Marcus Randall

No. 51
- Position: Quarterback / safety / linebacker

Personal information
- Born: March 14, 1982 (age 44) Baton Rouge, Louisiana, U.S.
- Listed height: 6 ft 2 in (1.88 m)
- Listed weight: 219 lb (99 kg)

Career information
- High school: Glen Oaks (Baton Rouge)
- College: Louisiana State
- NFL draft: 2005: undrafted

Career history
- Tennessee Titans (2005); Green Bay Packers (2007)*; Team Arkansas (2008)*;
- * Offseason or practice squad member only

Awards and highlights
- BCS national champion (2003);
- Stats at Pro Football Reference

= Marcus Randall =

American football player (born 1982)

Marcus Keith Randall (born March 14, 1982) is an American former professional football player.
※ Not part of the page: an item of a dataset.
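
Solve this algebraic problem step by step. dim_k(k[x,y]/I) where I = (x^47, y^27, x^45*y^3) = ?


k[x,y]/I, I = (x^47, y^27, x^45*y^3)
Rect: 47x27=1269. Corner: (47-45)x(27-3)=48.
dim = 1269-48 = 1221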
Randall played quarterback for LSU, Tennessee Titans and Green Bay Packers of the National Football League (NFL).

==College career==
Randall came to LSU from nearby Glen Oaks High School in Baton Rouge, Louisiana. His brother, Eric Randall, had been a well-known quarterback in the area, leading Southern University to a Black College National Championship in 1995. In 2002, Randall became the starting quarterback halfway through the season, after starter Matt Mauck was lost for the year with a broken foot. In 2003, he saw limited action behind Mauck during LSU's run to a BCS National Championship. In 2004, he started the majority of LSU's games, but split time with redshirt freshman JaMarcus Russell. During his career at LSU, Randall threw for 2,845 yards, 18 touchdowns and 12 interceptions. He also threw the game-winning touchdown against Kentucky in 2002, now known as the "Bluegrass Miracle".

==Professional career==

===NFL===
Randall was not selected in the 2005 NFL draft. However, he did sign as an undrafted free agent with the Titans, who converted him first to safety and later linebacker. Randall played the final three games of the 2005 season with the Titans and made three tackles. The Titans cut him on September 2, 2006.

The Green Bay Packers signed him on February 20, 2007 and then released him on June 8, 2007.

===AAFL===
Randall was selected in inaugural AAFL draft by Arkansas to play quarterback.